At RealClearPolicy Gary Wolfram proposes what looks to me to be a dystopian plan for health care reform:
A solution much more likely to aid the poor is for the government to move Medicaid and Medicare to a form of health savings account. It would provide complete coverage for catastrophic care, and fund an account for recipients that they could use on health care spending. This would cause people to ask “How much does that test cost here versus another clinic?†This in turn would incentivize places like Wal-Mart having to employ nurse practitioners at their pharmacy who can provide health care at reasonable prices. Additionally, it would also spur innovation in medical techniques and pharmaceuticals that make people healthier at lower costs.
Such programs would only be available to the bottom 20 percent of the income distribution, with a phase out of the benefit as income rose. And eliminating the tax deductibility of employer-based insurance or allowing a deduction for private insurance premiums would prompt a move to individual health insurance policies rather than employer-provided insurance. The result would end the fear of losing insurance due to unemployment.
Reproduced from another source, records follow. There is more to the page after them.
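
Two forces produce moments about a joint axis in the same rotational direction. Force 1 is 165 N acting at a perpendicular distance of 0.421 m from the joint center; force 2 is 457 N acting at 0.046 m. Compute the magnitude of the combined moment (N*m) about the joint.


M = F1 * d1 + F2 * d2
M = 165 * 0.421 + 457 * 0.046
M = 69.4650 + 21.0220
M = 90.4870


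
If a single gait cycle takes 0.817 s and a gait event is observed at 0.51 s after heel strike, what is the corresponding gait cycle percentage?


pct = (event_time / cycle_time) * 100
pct = (0.51 / 0.817) * 100
ratio = 0.6242
pct = 62.4235


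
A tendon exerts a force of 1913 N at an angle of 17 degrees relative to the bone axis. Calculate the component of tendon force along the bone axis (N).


F_eff = F_tendon * cos(theta)
theta = 17 deg = 0.2967 rad
cos(theta) = 0.9563
F_eff = 1913 * 0.9563
F_eff = 1829.4110


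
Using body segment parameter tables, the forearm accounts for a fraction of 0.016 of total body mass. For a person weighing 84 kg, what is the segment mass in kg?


m_segment = body_mass * fraction
m_segment = 84 * 0.016
m_segment = 1.3440


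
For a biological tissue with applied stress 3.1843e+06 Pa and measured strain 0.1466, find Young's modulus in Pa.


E = stress / strain
E = 3.1843e+06 / 0.1466
E = 2.1721e+07


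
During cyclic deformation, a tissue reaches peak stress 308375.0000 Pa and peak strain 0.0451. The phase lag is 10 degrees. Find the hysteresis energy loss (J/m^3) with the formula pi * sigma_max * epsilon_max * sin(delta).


E_loss = pi * sigma_max * epsilon_max * sin(delta)
delta = 10 deg = 0.1745 rad
sin(delta) = 0.1736
E_loss = pi * 308375.0000 * 0.0451 * 0.1736
E_loss = 7587.1000


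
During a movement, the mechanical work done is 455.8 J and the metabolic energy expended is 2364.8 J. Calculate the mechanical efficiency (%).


eta = (W_mech / E_meta) * 100
eta = (455.8 / 2364.8) * 100
ratio = 0.1927
eta = 19.2744


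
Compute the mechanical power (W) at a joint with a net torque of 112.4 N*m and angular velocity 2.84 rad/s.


P = M * omega
P = 112.4 * 2.84
P = 319.2160


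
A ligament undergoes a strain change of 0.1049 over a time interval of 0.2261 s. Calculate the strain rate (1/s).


strain_rate = delta_strain / delta_t
strain_rate = 0.1049 / 0.2261
strain_rate = 0.4640


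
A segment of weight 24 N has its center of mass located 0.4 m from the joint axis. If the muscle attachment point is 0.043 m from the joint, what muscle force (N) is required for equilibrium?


F_muscle = W * d_load / d_muscle
F_muscle = 24 * 0.4 / 0.043
Numerator = 9.6000
F_muscle = 223.2558


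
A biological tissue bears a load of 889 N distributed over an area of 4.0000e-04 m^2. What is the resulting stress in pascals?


stress = F / A
stress = 889 / 4.0000e-04
stress = 2.2225e+06


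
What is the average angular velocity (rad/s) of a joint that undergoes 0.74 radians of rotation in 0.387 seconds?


omega = delta_theta / delta_t
omega = 0.74 / 0.387
omega = 1.9121


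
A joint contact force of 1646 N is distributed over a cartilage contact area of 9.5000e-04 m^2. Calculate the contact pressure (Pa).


P = F / A
P = 1646 / 9.5000e-04
P = 1.7326e+06


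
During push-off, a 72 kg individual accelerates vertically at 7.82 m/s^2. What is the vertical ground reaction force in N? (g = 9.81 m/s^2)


GRF = m * (g + a)
GRF = 72 * (9.81 + 7.82)
GRF = 72 * 17.6300
GRF = 1269.3600


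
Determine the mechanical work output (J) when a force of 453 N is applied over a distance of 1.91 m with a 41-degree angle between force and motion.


W = F * d * cos(theta)
theta = 41 deg = 0.7156 rad
cos(theta) = 0.7547
W = 453 * 1.91 * 0.7547
W = 652.9974


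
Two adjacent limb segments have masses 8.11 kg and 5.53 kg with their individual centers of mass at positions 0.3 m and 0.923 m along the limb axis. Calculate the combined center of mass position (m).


COM = (m1*x1 + m2*x2) / (m1 + m2)
COM = (8.11*0.3 + 5.53*0.923) / (8.11 + 5.53)
Numerator = 7.5372
Denominator = 13.6400
COM = 0.5526


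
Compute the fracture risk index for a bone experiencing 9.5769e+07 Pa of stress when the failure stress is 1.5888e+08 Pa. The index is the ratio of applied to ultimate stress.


FRI = applied / ultimate
FRI = 9.5769e+07 / 1.5888e+08
FRI = 0.6028


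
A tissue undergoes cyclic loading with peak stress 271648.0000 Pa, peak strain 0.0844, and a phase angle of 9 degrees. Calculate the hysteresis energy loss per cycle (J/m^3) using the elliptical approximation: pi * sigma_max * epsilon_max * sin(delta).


E_loss = pi * sigma_max * epsilon_max * sin(delta)
delta = 9 deg = 0.1571 rad
sin(delta) = 0.1564
E_loss = pi * 271648.0000 * 0.0844 * 0.1564
E_loss = 11267.5961


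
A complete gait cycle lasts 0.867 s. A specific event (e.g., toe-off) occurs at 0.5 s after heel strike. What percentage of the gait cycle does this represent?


pct = (event_time / cycle_time) * 100
pct = (0.5 / 0.867) * 100
ratio = 0.5767
pct = 57.6701


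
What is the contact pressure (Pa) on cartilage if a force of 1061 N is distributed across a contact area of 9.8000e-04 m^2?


P = F / A
P = 1061 / 9.8000e-04
P = 1.0827e+06


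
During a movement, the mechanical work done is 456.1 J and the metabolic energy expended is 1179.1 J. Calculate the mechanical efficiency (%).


eta = (W_mech / E_meta) * 100
eta = (456.1 / 1179.1) * 100
ratio = 0.3868
eta = 38.6820


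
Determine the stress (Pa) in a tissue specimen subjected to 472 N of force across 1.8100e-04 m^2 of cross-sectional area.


stress = F / A
stress = 472 / 1.8100e-04
stress = 2.6077e+06


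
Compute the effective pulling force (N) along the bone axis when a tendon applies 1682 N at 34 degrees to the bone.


F_eff = F_tendon * cos(theta)
theta = 34 deg = 0.5934 rad
cos(theta) = 0.8290
F_eff = 1682 * 0.8290
F_eff = 1394.4412


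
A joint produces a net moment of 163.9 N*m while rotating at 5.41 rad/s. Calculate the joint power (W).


P = M * omega
P = 163.9 * 5.41
P = 886.6990


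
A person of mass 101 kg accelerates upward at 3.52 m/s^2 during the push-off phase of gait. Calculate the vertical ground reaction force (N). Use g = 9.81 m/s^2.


GRF = m * (g + a)
GRF = 101 * (9.81 + 3.52)
GRF = 101 * 13.3300
GRF = 1346.3300


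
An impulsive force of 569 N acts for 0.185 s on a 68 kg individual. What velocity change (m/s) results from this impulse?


J = F * dt = 569 * 0.185 = 105.2650 N*s
delta_v = J / m
delta_v = 105.2650 / 68
delta_v = 1.5480


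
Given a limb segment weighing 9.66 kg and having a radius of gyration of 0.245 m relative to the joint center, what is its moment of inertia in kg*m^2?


I = m * k^2
I = 9.66 * 0.245^2
k^2 = 0.0600
I = 0.5798


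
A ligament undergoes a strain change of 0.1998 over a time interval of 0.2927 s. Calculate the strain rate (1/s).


strain_rate = delta_strain / delta_t
strain_rate = 0.1998 / 0.2927
strain_rate = 0.6826


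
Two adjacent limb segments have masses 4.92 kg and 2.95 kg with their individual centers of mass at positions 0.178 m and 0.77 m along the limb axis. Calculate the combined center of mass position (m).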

Note that this plan only renders the consumer side of the health care equation “market-based”. The vast array of regulations and subsidies given to providers including patents, occupational licensing, certificates of need, etc. would remain in place.
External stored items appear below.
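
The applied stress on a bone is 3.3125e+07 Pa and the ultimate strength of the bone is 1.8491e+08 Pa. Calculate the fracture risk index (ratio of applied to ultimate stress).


FRI = applied / ultimate
FRI = 3.3125e+07 / 1.8491e+08
FRI = 0.1791


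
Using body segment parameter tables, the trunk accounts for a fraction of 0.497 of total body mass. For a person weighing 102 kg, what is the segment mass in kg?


m_segment = body_mass * fraction
m_segment = 102 * 0.497
m_segment = 50.6940


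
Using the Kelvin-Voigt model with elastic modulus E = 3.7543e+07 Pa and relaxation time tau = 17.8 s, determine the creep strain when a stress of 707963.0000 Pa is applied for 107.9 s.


epsilon(t) = (sigma/E) * (1 - exp(-t/tau))
sigma/E = 707963.0000 / 3.7543e+07 = 0.0189
exp(-t/tau) = exp(-107.9 / 17.8) = 0.0023
epsilon = 0.0189 * (1 - 0.0023)
epsilon = 0.0188


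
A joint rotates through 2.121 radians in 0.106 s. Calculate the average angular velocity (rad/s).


omega = delta_theta / delta_t
omega = 2.121 / 0.106
omega = 20.0094


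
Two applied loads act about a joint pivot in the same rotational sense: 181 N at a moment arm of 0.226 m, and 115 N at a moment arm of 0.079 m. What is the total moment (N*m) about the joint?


M = F1 * d1 + F2 * d2
M = 181 * 0.226 + 115 * 0.079
M = 40.9060 + 9.0850
M = 49.9910


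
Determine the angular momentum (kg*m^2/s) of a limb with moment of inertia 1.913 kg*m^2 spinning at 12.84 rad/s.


L = I * omega
L = 1.913 * 12.84
L = 24.5629


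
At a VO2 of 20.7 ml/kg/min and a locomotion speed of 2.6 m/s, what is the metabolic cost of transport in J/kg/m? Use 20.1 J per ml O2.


Power per kg = VO2 * 20.1 / 60
Power per kg = 20.7 * 20.1 / 60 = 6.9345 W/kg
Cost = power_per_kg / speed
Cost = 6.9345 / 2.6
Cost = 2.6671


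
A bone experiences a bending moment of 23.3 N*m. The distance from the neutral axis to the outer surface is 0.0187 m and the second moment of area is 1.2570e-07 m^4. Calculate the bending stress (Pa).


sigma = M * c / I
sigma = 23.3 * 0.0187 / 1.2570e-07
M * c = 0.4357
sigma = 3.4663e+06


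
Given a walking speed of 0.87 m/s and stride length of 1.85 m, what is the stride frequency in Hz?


f = v / stride_length
f = 0.87 / 1.85
f = 0.4703


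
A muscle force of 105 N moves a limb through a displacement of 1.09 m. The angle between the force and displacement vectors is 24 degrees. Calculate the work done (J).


W = F * d * cos(theta)
theta = 24 deg = 0.4189 rad
cos(theta) = 0.9135
W = 105 * 1.09 * 0.9135
W = 104.5553


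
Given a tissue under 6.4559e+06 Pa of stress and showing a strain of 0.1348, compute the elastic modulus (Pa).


E = stress / strain
E = 6.4559e+06 / 0.1348
E = 4.7892e+07


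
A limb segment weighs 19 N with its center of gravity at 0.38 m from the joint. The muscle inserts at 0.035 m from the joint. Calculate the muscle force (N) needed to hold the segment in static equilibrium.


F_muscle = W * d_load / d_muscle
F_muscle = 19 * 0.38 / 0.035
Numerator = 7.2200
F_muscle = 206.2857


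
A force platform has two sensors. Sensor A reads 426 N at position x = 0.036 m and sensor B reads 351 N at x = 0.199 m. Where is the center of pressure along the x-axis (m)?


COP_x = (F1*x1 + F2*x2) / (F1 + F2)
COP_x = (426*0.036 + 351*0.199) / (426 + 351)
Numerator = 85.1850
Denominator = 777
COP_x = 0.1096


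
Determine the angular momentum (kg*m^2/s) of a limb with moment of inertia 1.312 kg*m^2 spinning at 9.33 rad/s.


L = I * omega
L = 1.312 * 9.33
L = 12.2410


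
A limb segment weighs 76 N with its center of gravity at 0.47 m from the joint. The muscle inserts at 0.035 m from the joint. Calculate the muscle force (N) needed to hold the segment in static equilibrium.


F_muscle = W * d_load / d_muscle
F_muscle = 76 * 0.47 / 0.035
Numerator = 35.7200
F_muscle = 1020.5714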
If Medicare is eliminated, how would the present residency system be funded? Presently the Medicare system pays about $80,000 for every medical resident, an enormous subsidy to medical education. Would the subsidy be paid from the general fund or would it be eliminated?
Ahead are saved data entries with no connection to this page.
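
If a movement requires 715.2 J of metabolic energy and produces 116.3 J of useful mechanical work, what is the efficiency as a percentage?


eta = (W_mech / E_meta) * 100
eta = (116.3 / 715.2) * 100
ratio = 0.1626
eta = 16.2612


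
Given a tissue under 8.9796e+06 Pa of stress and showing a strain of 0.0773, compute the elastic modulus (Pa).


E = stress / strain
E = 8.9796e+06 / 0.0773
E = 1.1617e+08


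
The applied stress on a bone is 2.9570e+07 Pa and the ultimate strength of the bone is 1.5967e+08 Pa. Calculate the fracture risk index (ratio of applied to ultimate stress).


FRI = applied / ultimate
FRI = 2.9570e+07 / 1.5967e+08
FRI = 0.1852


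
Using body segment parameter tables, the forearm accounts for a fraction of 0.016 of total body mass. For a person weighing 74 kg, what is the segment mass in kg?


m_segment = body_mass * fraction
m_segment = 74 * 0.016
m_segment = 1.1840


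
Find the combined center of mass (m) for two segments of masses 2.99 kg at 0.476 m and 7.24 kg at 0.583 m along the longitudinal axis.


COM = (m1*x1 + m2*x2) / (m1 + m2)
COM = (2.99*0.476 + 7.24*0.583) / (2.99 + 7.24)
Numerator = 5.6442
Denominator = 10.2300
COM = 0.5517


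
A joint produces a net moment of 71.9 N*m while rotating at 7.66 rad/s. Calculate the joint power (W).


P = M * omega
P = 71.9 * 7.66
P = 550.7540


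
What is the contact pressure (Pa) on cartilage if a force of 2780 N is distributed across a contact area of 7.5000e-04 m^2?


P = F / A
P = 2780 / 7.5000e-04
P = 3.7067e+06


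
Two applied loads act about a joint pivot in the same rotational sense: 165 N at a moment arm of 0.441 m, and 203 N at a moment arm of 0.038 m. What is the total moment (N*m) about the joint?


M = F1 * d1 + F2 * d2
M = 165 * 0.441 + 203 * 0.038
M = 72.7650 + 7.7140
M = 80.4790


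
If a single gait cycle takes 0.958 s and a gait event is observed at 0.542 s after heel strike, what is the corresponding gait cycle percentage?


pct = (event_time / cycle_time) * 100
pct = (0.542 / 0.958) * 100
ratio = 0.5658
pct = 56.5762


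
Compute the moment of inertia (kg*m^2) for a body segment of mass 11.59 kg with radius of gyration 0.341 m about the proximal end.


I = m * k^2
I = 11.59 * 0.341^2
k^2 = 0.1163
I = 1.3477


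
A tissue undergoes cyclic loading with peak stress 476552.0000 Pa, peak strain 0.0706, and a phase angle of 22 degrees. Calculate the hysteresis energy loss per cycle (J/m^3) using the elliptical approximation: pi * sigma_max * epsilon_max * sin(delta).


E_loss = pi * sigma_max * epsilon_max * sin(delta)
delta = 22 deg = 0.3840 rad
sin(delta) = 0.3746
E_loss = pi * 476552.0000 * 0.0706 * 0.3746
E_loss = 39594.9945


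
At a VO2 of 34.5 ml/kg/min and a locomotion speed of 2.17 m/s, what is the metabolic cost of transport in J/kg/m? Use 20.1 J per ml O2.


Power per kg = VO2 * 20.1 / 60
Power per kg = 34.5 * 20.1 / 60 = 11.5575 W/kg
Cost = power_per_kg / speed
Cost = 11.5575 / 2.17
Cost = 5.3260


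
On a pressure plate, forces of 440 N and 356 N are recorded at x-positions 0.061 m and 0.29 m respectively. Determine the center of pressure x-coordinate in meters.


COP_x = (F1*x1 + F2*x2) / (F1 + F2)
COP_x = (440*0.061 + 356*0.29) / (440 + 356)
Numerator = 130.0800
Denominator = 796
COP_x = 0.1634


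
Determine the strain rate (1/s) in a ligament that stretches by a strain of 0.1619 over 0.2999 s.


strain_rate = delta_strain / delta_t
strain_rate = 0.1619 / 0.2999
strain_rate = 0.5398


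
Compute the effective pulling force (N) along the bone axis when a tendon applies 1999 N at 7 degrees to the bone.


F_eff = F_tendon * cos(theta)
theta = 7 deg = 0.1222 rad
cos(theta) = 0.9925
F_eff = 1999 * 0.9925
F_eff = 1984.0998


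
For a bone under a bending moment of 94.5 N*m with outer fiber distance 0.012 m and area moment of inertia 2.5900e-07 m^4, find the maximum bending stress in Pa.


sigma = M * c / I
sigma = 94.5 * 0.012 / 2.5900e-07
M * c = 1.1340
sigma = 4.3784e+06


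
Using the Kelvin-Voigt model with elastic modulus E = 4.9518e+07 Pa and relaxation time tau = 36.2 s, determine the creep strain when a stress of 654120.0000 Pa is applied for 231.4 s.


epsilon(t) = (sigma/E) * (1 - exp(-t/tau))
sigma/E = 654120.0000 / 4.9518e+07 = 0.0132
exp(-t/tau) = exp(-231.4 / 36.2) = 0.0017
epsilon = 0.0132 * (1 - 0.0017)
epsilon = 0.0132


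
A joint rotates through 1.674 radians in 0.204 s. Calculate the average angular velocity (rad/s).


omega = delta_theta / delta_t
omega = 1.674 / 0.204
omega = 8.2059


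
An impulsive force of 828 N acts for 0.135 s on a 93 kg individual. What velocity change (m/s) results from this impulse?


J = F * dt = 828 * 0.135 = 111.7800 N*s
delta_v = J / m
delta_v = 111.7800 / 93
delta_v = 1.2019


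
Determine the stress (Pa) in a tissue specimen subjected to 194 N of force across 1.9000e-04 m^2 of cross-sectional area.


stress = F / A
stress = 194 / 1.9000e-04
stress = 1.0211e+06


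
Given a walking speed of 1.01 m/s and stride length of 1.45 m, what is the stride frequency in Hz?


f = v / stride_length
f = 1.01 / 1.45
f = 0.6966


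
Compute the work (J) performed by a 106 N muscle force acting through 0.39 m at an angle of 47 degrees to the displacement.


W = F * d * cos(theta)
theta = 47 deg = 0.8203 rad
cos(theta) = 0.6820
W = 106 * 0.39 * 0.6820
W = 28.1938


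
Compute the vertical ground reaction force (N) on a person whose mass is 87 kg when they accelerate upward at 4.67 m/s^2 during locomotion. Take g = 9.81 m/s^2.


GRF = m * (g + a)
GRF = 87 * (9.81 + 4.67)
GRF = 87 * 14.4800
GRF = 1259.7600


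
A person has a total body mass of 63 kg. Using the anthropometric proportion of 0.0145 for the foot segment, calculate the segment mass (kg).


m_segment = body_mass * fraction
m_segment = 63 * 0.0145
m_segment = 0.9135


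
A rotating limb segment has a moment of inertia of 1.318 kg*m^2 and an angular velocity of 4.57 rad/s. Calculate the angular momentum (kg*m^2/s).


L = I * omega
L = 1.318 * 4.57
L = 6.0233


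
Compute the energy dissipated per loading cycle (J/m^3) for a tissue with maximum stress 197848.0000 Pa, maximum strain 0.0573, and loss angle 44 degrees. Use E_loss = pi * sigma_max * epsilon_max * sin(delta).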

His proposed system would only result in reduced spending if two things happen: there is presently considerable over-utilization and reduced consumption would not be made up for with increased prices, i.e. producers will accept pay cuts. Dr. Wolfram appears unaware that nearly all health care consumption is directed by producers rather than patients.
It seems more likely to me that medical billing would rise, whether through higher prices or more procedures, to make up for the elimination of Medicare and Medicaid spending. The elderly who don’t fall within the bottom 20% of the income distribution would be penurized and more and more of the middle income would become de facto working poor.
And we haven’t even touched on the issues for the insurance industry, e.g. at this point for practical purposes the individual insurance market his system relies on no longer exists.